The GDT result pushed up dairy futures prices in the US and Germany.
A combination of a seasonal decline in New Zealand diary production and very strong demand in China pushed the GDT price up.
The strong performance of whole milk powder could be a benefit to British dairy farmers even though very little of the commodity is produced in the UK, according to Patty Clayton of AHDB.
She said: "While the UK will not benefit directly from the higher WMP returns, they will encourage more milk to be directed into WMP leaving less available for other products.
"This will, in turn, provide support to the value of both fat and protein, pushing up prices of other dairy products.”
Short term UK milk prices will be influenced by the size of the spring flush and how much needs to be exported.
Almost all the milk and cream exported in the spring is shipped to the EU.
Trade this year will be under new post-Brexit rules.
There will be no tariffs on exports, but shipments will have to be accompanied by customs declarations and health certificates, which will add to the cost and time taken to ship milk.
AHDB expects March GB milk production to be a little less than last year, with April output 0.8 per cent higher at 1.110 billion litres and May production 1.5 per cent up at 1.160 billion litres.

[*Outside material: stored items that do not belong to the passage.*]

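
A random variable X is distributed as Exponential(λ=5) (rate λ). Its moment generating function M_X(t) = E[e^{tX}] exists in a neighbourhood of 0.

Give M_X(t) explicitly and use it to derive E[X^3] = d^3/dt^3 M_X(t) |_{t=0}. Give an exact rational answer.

M_X(t) = 5/(5 - t)
D^3[M](t) = 30/(t^4 - 20*t^3 + 150*t^2 - 500*t + 625)

E[X^3] = D^3[M](0) = 6/125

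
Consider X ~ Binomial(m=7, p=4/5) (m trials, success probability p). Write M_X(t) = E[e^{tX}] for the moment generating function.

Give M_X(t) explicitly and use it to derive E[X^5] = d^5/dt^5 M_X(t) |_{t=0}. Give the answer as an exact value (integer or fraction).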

This spring is unlikely to see the same disruption to the domestic market caused by Covid-19 as last year, with demand continuing to benefit from more in-home consumption because of lockdown and the gradual return of foodservice demand.
Global production is expected to increase by 2.7 billion litres in 2021, according to analysts at Rabobank.
That compares with a 4.5bn litre or a 1.4 per cent increase in 2020.
The expected 0.9 per cent in production is a little behind the projected growth in global population in 2021, with demand in some countries being influenced by higher milk consumption per person as well as a growing population.
In July 2020, think tank the OECD and the UN Food and Agriculture Organisation predicted that global dairy consumption per person will increase by 9 per cent over the next decade, while the population is set to increase by nearly 10 per cent.
European consumption per head is predicted to increase by 6 per cent over the next 10 years, although the population could shrink by nearly 1 per cent.
This contrasts with India, where consumption per head is predicted to jump by more than fifth, while the population grows by 9 per cent.
Analysts said a note of caution does need to be sounded about the GDT results – higher prices invariably lead to increased output, dampening the market in time.
Prices rose rapidly in late 2012 and held for 18 months. However, increased global production meant that auction values plunged the following year.